Director Lasse Hallström’s 2014 culture clash foodie movie may be a bit slack, bland and complacent but it is still quite diverting and pretty enjoyable. Its main attraction is that it is starring national treasure Helen Mirren as Madame Mallory, the owner of an acclaimed traditional Michelin-starred southern French haute cuisine establishment, who is pulled out of her complacency when a Mumbai family breaks down on the roadside and then opens an Indian restaurant directly across the road.
With a wobbly ‘Allo, ‘Allo!-style phony French accent, Helen Mirren is about as French as, say The Queen, and her performance both vocally and acting-wise relaxes too often into her most famous role. Odd that, really. Nevertheless, though it is never going to be anyone’s favourite Mirren part, she is good enough value.
Much better is Om Puri, in a gift of a role as Papa Kadam, the commendably thrifty, feisty and resourceful patriarch of the Mumbai clan. He has got the film’s main role and fully deserves it. He twinkles. He’s fun. His sparring scenes with Mirren finally spark the movie to the one you hoped it would be. Shamefully, Om Puri doesn’t get his face on the poster or his name above the title on the movie.

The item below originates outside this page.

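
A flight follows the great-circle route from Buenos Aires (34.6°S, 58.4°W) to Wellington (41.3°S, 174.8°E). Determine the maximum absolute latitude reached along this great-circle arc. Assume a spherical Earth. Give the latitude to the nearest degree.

≈ 60°S

The great circle lies in the plane with unit normal n̂ = (p₁ × p₂)/|p₁ × p₂|.
Here n̂_z ≈ -0.495; the vertex latitude is φ_max = arccos|n̂_z| ≈ 60.3°.
Check via Clairaut: cos φ_max = |cos φ₁| · sin C = cos(34.6°)·sin(143.0°) ≈ 0.495, again giving ≈ 60.3°.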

A lot of the movie focuses not on the two admired veterans, but on the younger generation – Manish Dayal as Papa’s kitchen prodigy son Hassan, whose career starts going places – Paris! – when he gets the idea of French-Indian fusion cuisine. Dayal is good and so is Charlotte Le Bon as his unusually tough and independently minded love interest, Marguerite, who helps the family at the roadside and turns out to be working for Madame Mallory as a sous-chef, of course. The scenes where Hassan and Marguerite quarrel and fall out are the second best in the movie.
The estimable Steven Knight, who wrote the screenplays for the much tougher, more rigorous Dirty Pretty Things (2002), Eastern Promises (2007) and Locke (2013) is having a tiny bit of an off day adapting Richard C Morais’s book. There is nothing much wrong with the story or script. It is just that they are so middlebrow, cosy, warm-hearted and predictable that it hurts. I’m usually all for crowd-pleasing movies, but this one, much like Lasse Hallström’s 2000 similar movie Chocolat, presses its good luck far too hard.

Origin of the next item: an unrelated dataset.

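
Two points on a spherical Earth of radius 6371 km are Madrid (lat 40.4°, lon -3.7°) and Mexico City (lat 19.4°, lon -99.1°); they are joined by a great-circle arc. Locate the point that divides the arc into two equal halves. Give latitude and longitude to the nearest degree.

≈ lat 40°, lon -58°

The haversine formula gives a central angle δ ≈ 1.423 rad (81.5°) between the endpoints.
Interpolate at f = 1/2 with slerp weights a = sin((1−f)δ)/sin δ ≈ 0.660, b = sin(fδ)/sin δ ≈ 0.660.
p = a·p₁ + b·p₂ ≈ (0.403, -0.647, 0.647); φ = arcsin(p_z) ≈ 40.32°, λ = atan2(p_y, p_x) ≈ -58.08°.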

It is a movie with messages, and you should leave messages to Western Union. The good-natured attempt to deal with race and politics is so well-meaning that it is painful. Can you really imagine a posh old French lady cleaning a painted racist slogan off the Mumbai family’s wall in the rain?
The film’s ending, where everyone’s entrenched views are changed for the best forever, is just so much wish-fulfilment. Mirren and Puri’s inevitable chaste love affair is really hard to take. The movie has no undercurrent of harsh reality, or even the real reality, other than the French racist chef and his explosive and sloganeering French nationalist actions, maybe.
Of course, it’s only a movie, Ingrid. And, as such, it’s an amusing bon bon. It is a tasty pudding confection, but where’s the main course, where’s the meat?
Superb, much-loved character actor Om Puri died of a heart attack on 5 January 2017, aged 66. He notched up more than 300 acting appearance credits, most notably also Gandhi (1982), My Son, the Fanatic (1997) and East Is East (1999).